Queensland was increasingly seen by British colonial officials in Whitehall as “a rogue colony”, due to its enthusiasm for illegally “exterminating” Aboriginal people and extreme racial policies directed towards Melanesians and Asians.

One sees this clearly upon reading the disquieting reports written by travelling journalists venturing into tropical Australia for such southern publications as The Sydney Morning Herald, The Argus and The Age. As one correspondent noted in mid-1880, “the doctrine of extermination” was widely broadcast throughout the northern towns he visited. In general conversation, he “heard it repeated that the blacks must be exterminated and this is the sentiment of highly educated persons”.

North Queensland, too, is the key to understanding the subsequent frontier histories of the Northern Territory and much of the Kimberley region of Western Australia. For it was largely Queensland cattlemen, with their white and Aboriginal work-forces, as well as fervent gold-seekers from the Gulf Country, Cape York and north-western Queensland, who spearheaded the colonisation of these regions. They took their aggressive ideas, desires and suppressive techniques into new zones of conflict.

By the 1920s an original, pre-contact First Nations population of around 400,000 across the entire North (with perhaps 300,000 in Queensland) had been reduced by over 90% to around 40,000 people (with around 17,000 remaining in Queensland). These had been replaced by almost 500,000 migrant incomers.

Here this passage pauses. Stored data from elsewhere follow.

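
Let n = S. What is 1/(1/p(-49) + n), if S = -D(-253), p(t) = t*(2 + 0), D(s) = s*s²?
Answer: 98/1587039145 ≈ 6.1750e-8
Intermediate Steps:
D(s) = s³
p(t) = 2*t (p(t) = t*2 = 2*t)
S = 16194277 (S = -1*(-253)³ = -1*(-16194277) = 16194277)
n = 16194277
1/(1/p(-49) + n) = 1/(1/(2*(-49)) + 16194277) = 1/(1/(-98) + 16194277) = 1/(-1/98 + 16194277) = 1/(1587039145/98) = 98/1587039145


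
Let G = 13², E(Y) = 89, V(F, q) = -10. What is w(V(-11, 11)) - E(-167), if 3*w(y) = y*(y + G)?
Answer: -619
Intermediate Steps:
G = 169
w(y) = y*(169 + y)/3 (w(y) = (y*(y + 169))/3 = (y*(169 + y))/3 = y*(169 + y)/3)
w(V(-11, 11)) - E(-167) = (⅓)*(-10)*(169 - 10) - 1*89 = (⅓)*(-10)*159 - 89 = -530 - 89 = -619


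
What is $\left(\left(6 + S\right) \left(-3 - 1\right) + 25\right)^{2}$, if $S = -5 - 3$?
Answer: $1089$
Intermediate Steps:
$S = -8$ ($S = -5 - 3 = -8$)
$\left(\left(6 + S\right) \left(-3 - 1\right) + 25\right)^{2} = \left(\left(6 - 8\right) \left(-3 - 1\right) + 25\right)^{2} = \left(- 2 \left(-3 - 1\right) + 25\right)^{2} = \left(\left(-2\right) \left(-4\right) + 25\right)^{2} = \left(8 + 25\right)^{2} = 33^{2} = 1089$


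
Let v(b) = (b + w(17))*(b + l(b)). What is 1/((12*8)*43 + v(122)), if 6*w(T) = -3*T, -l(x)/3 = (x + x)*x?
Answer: -1/10118029 ≈ -9.8833e-8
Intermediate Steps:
l(x) = -6*x**2 (l(x) = -3*(x + x)*x = -3*2*x*x = -6*x**2)
w(T) = -T/2 (w(T) = (-3*T)/6 = -T/2)
v(b) = (-17/2 + b)*(b - 6*b**2) (v(b) = (b - 1/2*17)*(b - 6*b**2) = (b - 17/2)*(b - 6*b**2) = (-17/2 + b)*(b - 6*b**2))
1/((12*8)*43 + v(122)) = 1/((12*8)*43 + (1/2)*122*(-17 - 12*122**2 + 104*122)) = 1/(96*43 + (1/2)*122*(-17 - 12*14884 + 12688)) = 1/(4128 + (1/2)*122*(-17 - 178608 + 12688)) = 1/(4128 + (1/2)*122*(-165937)) = 1/(4128 - 10122157) = 1/(-10118029) = -1/10118029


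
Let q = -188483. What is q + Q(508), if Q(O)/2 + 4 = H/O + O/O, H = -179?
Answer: -47876385/254 ≈ -1.8849e+5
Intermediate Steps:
Q(O) = -6 - 358/O (Q(O) = -8 + 2*(-179/O + O/O) = -8 + 2*(-179/O + 1) = -8 + 2*(1 - 179/O) = -8 + (2 - 358/O) = -6 - 358/O)
q + Q(508) = -188483 + (-6 - 358/508) = -188483 + (-6 - 358*1/508) = -188483 + (-6 - 179/254) = -188483 - 1703/254 = -47876385/254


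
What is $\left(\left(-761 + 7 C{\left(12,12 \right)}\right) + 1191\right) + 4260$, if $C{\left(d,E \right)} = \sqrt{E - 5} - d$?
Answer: $4606 + 7 \sqrt{7} \approx 4624.5$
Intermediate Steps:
$C{\left(d,E \right)} = \sqrt{-5 + E} - d$
$\left(\left(-761 + 7 C{\left(12,12 \right)}\right) + 1191\right) + 4260 = \left(\left(-761 + 7 \left(\sqrt{-5 + 12} - 12\right)\right) + 1191\right) + 4260 = \left(\left(-761 + 7 \left(\sqrt{7} - 12\right)\right) + 1191\right) + 4260 = \left(\left(-761 + 7 \left(-12 + \sqrt{7}\right)\right) + 1191\right) + 4260 = \left(\left(-761 - \left(84 - 7 \sqrt{7}\right)\right) + 1191\right) + 4260 = \left(\left(-845 + 7 \sqrt{7}\right) + 1191\right) + 4260 = \left(346 + 7 \sqrt{7}\right) + 4260 = 4606 + 7 \sqrt{7}$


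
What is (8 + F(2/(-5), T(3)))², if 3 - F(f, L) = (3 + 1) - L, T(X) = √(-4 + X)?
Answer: (7 + I)² ≈ 48.0 + 14.0*I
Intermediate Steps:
F(f, L) = -1 + L (F(f, L) = 3 - ((3 + 1) - L) = 3 - (4 - L) = 3 + (-4 + L) = -1 + L)
(8 + F(2/(-5), T(3)))² = (8 + (-1 + √(-4 + 3)))² = (8 + (-1 + √(-1)))² = (8 + (-1 + I))² = (7 + I)²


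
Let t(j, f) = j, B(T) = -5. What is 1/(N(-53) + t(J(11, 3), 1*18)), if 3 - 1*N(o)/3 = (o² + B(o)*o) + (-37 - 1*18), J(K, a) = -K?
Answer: -1/9059 ≈ -0.00011039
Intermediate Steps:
N(o) = 174 - 3*o² + 15*o (N(o) = 9 - 3*((o² - 5*o) + (-37 - 1*18)) = 9 - 3*((o² - 5*o) + (-37 - 18)) = 9 - 3*((o² - 5*o) - 55) = 9 - 3*(-55 + o² - 5*o) = 9 + (165 - 3*o² + 15*o) = 174 - 3*o² + 15*o)
1/(N(-53) + t(J(11, 3), 1*18)) = 1/((174 - 3*(-53)² + 15*(-53)) - 1*11) = 1/((174 - 3*2809 - 795) - 11) = 1/((174 - 8427 - 795) - 11) = 1/(-9048 - 11) = 1/(-9059) = -1/9059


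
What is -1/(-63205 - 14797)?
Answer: 1/78002 ≈ 1.2820e-5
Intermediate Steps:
-1/(-63205 - 14797) = -1/(-78002) = -1*(-1/78002) = 1/78002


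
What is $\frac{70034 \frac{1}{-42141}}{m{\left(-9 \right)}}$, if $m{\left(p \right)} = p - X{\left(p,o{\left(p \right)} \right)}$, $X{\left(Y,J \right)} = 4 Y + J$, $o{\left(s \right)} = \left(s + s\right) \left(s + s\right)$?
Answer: $\frac{70034}{12515877} \approx 0.0055956$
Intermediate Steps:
$o{\left(s \right)} = 4 s^{2}$ ($o{\left(s \right)} = 2 s 2 s = 4 s^{2}$)
$X{\left(Y,J \right)} = J + 4 Y$
$m{\left(p \right)} = - 4 p^{2} - 3 p$ ($m{\left(p \right)} = p - \left(4 p^{2} + 4 p\right) = p - \left(4 p + 4 p^{2}\right) = - 4 p^{2} - 3 p$)
$\frac{70034 \frac{1}{-42141}}{m{\left(-9 \right)}} = \frac{70034 \frac{1}{-42141}}{\left(-9\right) \left(-3 - -36\right)} = \frac{70034 \left(- \frac{1}{42141}\right)}{\left(-9\right) \left(-3 + 36\right)} = - \frac{70034}{42141 \left(\left(-9\right) 33\right)} = - \frac{70034}{42141 \left(-297\right)} = \left(- \frac{70034}{42141}\right) \left(- \frac{1}{297}\right) = \frac{70034}{12515877}$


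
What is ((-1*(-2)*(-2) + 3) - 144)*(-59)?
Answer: 8555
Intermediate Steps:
((-1*(-2)*(-2) + 3) - 144)*(-59) = ((2*(-2) + 3) - 144)*(-59) = ((-4 + 3) - 144)*(-59) = (-1 - 144)*(-59) = -145*(-59) = 8555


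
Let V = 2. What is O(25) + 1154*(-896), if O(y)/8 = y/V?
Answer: -1033884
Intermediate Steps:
O(y) = 4*y (O(y) = 8*(y/2) = 4*y)
O(25) + 1154*(-896) = 4*25 + 1154*(-896) = 100 - 1033984 = -1033884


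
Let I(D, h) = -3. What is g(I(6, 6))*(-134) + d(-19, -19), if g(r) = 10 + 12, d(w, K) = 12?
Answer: -2936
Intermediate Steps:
g(r) = 22
g(I(6, 6))*(-134) + d(-19, -19) = 22*(-134) + 12 = -2948 + 12 = -2936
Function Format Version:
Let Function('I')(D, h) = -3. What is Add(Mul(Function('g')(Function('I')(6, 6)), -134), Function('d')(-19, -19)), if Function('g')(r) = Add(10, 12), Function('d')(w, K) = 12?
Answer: -2936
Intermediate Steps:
Function('g')(r) = 22
Add(Mul(Function('g')(Function('I')(6, 6)), -134), Function('d')(-19, -19)) = Add(Mul(22, -134), 12) = Add(-2948, 12) = -2936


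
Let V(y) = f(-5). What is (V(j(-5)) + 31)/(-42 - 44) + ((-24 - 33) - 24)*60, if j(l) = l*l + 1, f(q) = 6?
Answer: -417997/86 ≈ -4860.4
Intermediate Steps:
j(l) = 1 + l² (j(l) = l² + 1 = 1 + l²)
V(y) = 6
(V(j(-5)) + 31)/(-42 - 44) + ((-24 - 33) - 24)*60 = (6 + 31)/(-42 - 44) + ((-24 - 33) - 24)*60 = 37/(-86) + (-57 - 24)*60 = 37*(-1/86) - 81*60 = -37/86 - 4860 = -417997/86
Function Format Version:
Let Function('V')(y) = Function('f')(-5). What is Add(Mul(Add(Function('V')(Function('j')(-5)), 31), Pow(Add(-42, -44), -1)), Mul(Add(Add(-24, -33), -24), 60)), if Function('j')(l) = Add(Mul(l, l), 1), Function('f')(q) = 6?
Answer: Rational(-417997, 86) ≈ -4860.4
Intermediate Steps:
Function('j')(l) = Add(1, Pow(l, 2)) (Function('j')(l) = Add(Pow(l, 2), 1) = Add(1, Pow(l, 2)))
Function('V')(y) = 6
Add(Mul(Add(Function('V')(Function('j')(-5)), 31), Pow(Add(-42, -44), -1)), Mul(Add(Add(-24, -33), -24), 60)) = Add(Mul(Add(6, 31), Pow(Add(-42, -44), -1)), Mul(Add(Add(-24, -33), -24), 60)) = Add(Mul(37, Pow(-86, -1)), Mul(Add(-57, -24), 60)) = Add(Mul(37, Rational(-1, 86)), Mul(-81, 60)) = Add(Rational(-37, 86), -4860) = Rational(-417997, 86)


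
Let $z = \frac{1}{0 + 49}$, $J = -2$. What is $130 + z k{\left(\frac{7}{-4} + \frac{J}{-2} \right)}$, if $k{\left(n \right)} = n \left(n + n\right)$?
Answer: $\frac{50969}{392} \approx 130.02$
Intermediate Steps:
$k{\left(n \right)} = 2 n^{2}$ ($k{\left(n \right)} = n 2 n = 2 n^{2}$)
$z = \frac{1}{49} \approx 0.020408$
$130 + z k{\left(\frac{7}{-4} + \frac{J}{-2} \right)} = 130 + \frac{2 \left(\frac{7}{-4} - \frac{2}{-2}\right)^{2}}{49} = 130 + \frac{2 \left(7 \left(- \frac{1}{4}\right) - -1\right)^{2}}{49} = 130 + \frac{2 \left(- \frac{7}{4} + 1\right)^{2}}{49} = 130 + \frac{2 \left(- \frac{3}{4}\right)^{2}}{49} = 130 + \frac{2 \cdot \frac{9}{16}}{49} = 130 + \frac{1}{49} \cdot \frac{9}{8} = 130 + \frac{9}{392} = \frac{50969}{392}$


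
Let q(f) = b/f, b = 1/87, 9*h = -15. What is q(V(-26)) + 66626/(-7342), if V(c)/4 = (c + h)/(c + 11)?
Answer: -320682499/35344388 ≈ -9.0731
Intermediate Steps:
h = -5/3 (h = (⅑)*(-15) = -5/3 ≈ -1.6667)
V(c) = 4*(-5/3 + c)/(11 + c) (V(c) = 4*((c - 5/3)/(c + 11)) = 4*((-5/3 + c)/(11 + c)) = 4*(-5/3 + c)/(11 + c))
b = 1/87 ≈ 0.011494
q(f) = 1/(87*f)
q(V(-26)) + 66626/(-7342) = 1/(87*((4*(-5 + 3*(-26))/(3*(11 - 26))))) + 66626/(-7342) = 1/(87*(((4/3)*(-5 - 78)/(-15)))) + 66626*(-1/7342) = 1/(87*(((4/3)*(-1/15)*(-83)))) - 33313/3671 = 1/(87*(332/45)) - 33313/3671 = (1/87)*(45/332) - 33313/3671 = 15/9628 - 33313/3671 = -320682499/35344388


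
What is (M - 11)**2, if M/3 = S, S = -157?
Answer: 232324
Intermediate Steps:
M = -471 (M = 3*(-157) = -471)
(M - 11)**2 = (-471 - 11)**2 = (-482)**2 = 232324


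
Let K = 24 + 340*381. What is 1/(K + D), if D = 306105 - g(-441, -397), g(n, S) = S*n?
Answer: 1/260592 ≈ 3.8374e-6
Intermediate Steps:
D = 131028 (D = 306105 - (-397)*(-441) = 306105 - 1*175077 = 306105 - 175077 = 131028)
K = 129564 (K = 24 + 129540 = 129564)
1/(K + D) = 1/(129564 + 131028) = 1/260592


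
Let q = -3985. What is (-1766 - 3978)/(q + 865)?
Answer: 359/195 ≈ 1.8410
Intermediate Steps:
(-1766 - 3978)/(q + 865) = (-1766 - 3978)/(-3985 + 865) = -5744/(-3120) = -5744*(-1/3120) = 359/195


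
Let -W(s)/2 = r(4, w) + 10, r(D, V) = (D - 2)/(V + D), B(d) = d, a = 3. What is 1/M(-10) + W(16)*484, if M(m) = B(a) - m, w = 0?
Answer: -132131/13 ≈ -10164.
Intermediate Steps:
M(m) = 3 - m
r(D, V) = (-2 + D)/(D + V)
W(s) = -21 (W(s) = -2*((-2 + 4)/(4 + 0) + 10) = -2*(2/4 + 10) = -2*((¼)*2 + 10) = -2*(½ + 10) = -2*21/2 = -21)
1/M(-10) + W(16)*484 = 1/(3 - 1*(-10)) - 21*484 = 1/(3 + 10) - 10164 = 1/13 - 10164 = -132131/13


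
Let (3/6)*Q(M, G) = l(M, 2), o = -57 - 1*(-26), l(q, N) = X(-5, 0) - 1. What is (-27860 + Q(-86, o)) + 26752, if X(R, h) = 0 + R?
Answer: -1120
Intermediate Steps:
X(R, h) = R
l(q, N) = -6 (l(q, N) = -5 - 1 = -6)
o = -31 (o = -57 + 26 = -31)
Q(M, G) = -12 (Q(M, G) = 2*(-6) = -12)
(-27860 + Q(-86, o)) + 26752 = (-27860 - 12) + 26752 = -27872 + 26752 = -1120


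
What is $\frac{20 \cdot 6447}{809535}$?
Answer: $\frac{8596}{53969} \approx 0.15928$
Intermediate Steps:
$\frac{20 \cdot 6447}{809535} = 128940 \cdot \frac{1}{809535} = \frac{8596}{53969}$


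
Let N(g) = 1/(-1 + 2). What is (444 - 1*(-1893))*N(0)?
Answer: 2337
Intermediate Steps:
N(g) = 1 (N(g) = 1/1 = 1)
(444 - 1*(-1893))*N(0) = (444 - 1*(-1893))*1 = (444 + 1893)*1 = 2337*1 = 2337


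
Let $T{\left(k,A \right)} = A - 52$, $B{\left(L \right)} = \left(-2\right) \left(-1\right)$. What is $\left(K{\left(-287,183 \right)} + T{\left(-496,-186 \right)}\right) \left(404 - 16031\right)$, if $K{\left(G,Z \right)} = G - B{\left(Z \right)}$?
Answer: $8235429$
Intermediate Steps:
$B{\left(L \right)} = 2$
$K{\left(G,Z \right)} = -2 + G$ ($K{\left(G,Z \right)} = G - 2 = -2 + G$)
$T{\left(k,A \right)} = -52 + A$
$\left(K{\left(-287,183 \right)} + T{\left(-496,-186 \right)}\right) \left(404 - 16031\right) = \left(\left(-2 - 287\right) - 238\right) \left(404 - 16031\right) = \left(-289 - 238\right) \left(-15627\right) = \left(-527\right) \left(-15627\right) = 8235429$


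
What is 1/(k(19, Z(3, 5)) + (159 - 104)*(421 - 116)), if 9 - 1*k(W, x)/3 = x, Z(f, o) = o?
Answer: 1/16787 ≈ 5.9570e-5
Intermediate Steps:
k(W, x) = 27 - 3*x
1/(k(19, Z(3, 5)) + (159 - 104)*(421 - 116)) = 1/((27 - 3*5) + (159 - 104)*(421 - 116)) = 1/((27 - 15) + 55*305) = 1/(12 + 16775) = 1/16787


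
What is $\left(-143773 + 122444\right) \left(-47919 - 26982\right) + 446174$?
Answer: $1598009603$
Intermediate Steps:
$\left(-143773 + 122444\right) \left(-47919 - 26982\right) + 446174 = \left(-21329\right) \left(-74901\right) + 446174 = 1597563429 + 446174 = 1598009603$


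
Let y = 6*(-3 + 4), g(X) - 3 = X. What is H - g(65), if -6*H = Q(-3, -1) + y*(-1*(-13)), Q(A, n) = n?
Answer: -485/6 ≈ -80.833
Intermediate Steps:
g(X) = 3 + X
y = 6 (y = 6*1 = 6)
H = -77/6 (H = -(-1 + 6*(-1*(-13)))/6 = -(-1 + 6*13)/6 = -(-1 + 78)/6 = -⅙*77 = -77/6 ≈ -12.833)
H - g(65) = -77/6 - (3 + 65) = -77/6 - 1*68 = -77/6 - 68 = -485/6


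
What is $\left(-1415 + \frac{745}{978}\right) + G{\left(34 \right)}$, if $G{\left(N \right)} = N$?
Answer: $- \frac{1349873}{978} \approx -1380.2$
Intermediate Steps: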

Yet most of the sequestered lands were now in the hands of only 1500 or so pastoral families, partnerships and absentee companies. 

 Yes, it is true that when I was in primary school, Australian history was all about famous explorers as heroes and the new lands they often opened up.   I should ask my kids, actually, if they ever had any lessons about explorers in primary school, but I suspect it is now completely absent.   (I do remember my daughter complaining that the positive lessons encouraging interest and knowledge of aboriginal life were pretty boring.)   

I've noticed that Tony Abbott is trying to rectify things with a reversion to Australia as the land of heroes (with the help of the IPA and therefore, probably, Gina Rinehart - who has never seen a bit of land she wouldn't like to dig up.)  There's a cynical review of his book at the Conversation too.

Despite my dislike of Abbott, I suppose I must grind my teeth and say I am at least sympathetic to his approach - that it's appropriate that both sides of the Australian experience be looked at.  Perhaps there needs to be an emphasis on those "liberals" who saw what was going on with treatment of aborigines at the time and tried to do something to stop its excesses?   That seems something well worth knowing.  

But teaching history from just one perspective does seem, well, less than optimal?   

  

1 comment:

John said...

The trial for the Myall Creek massacre is instructive because the first jury refused to convict the murderers. Contrary to what we hear today the British government tried to stop settlers engaging in mass murders but also wasn't without sin. We learned none of this at school. It was about great men conquering a harsh terrain.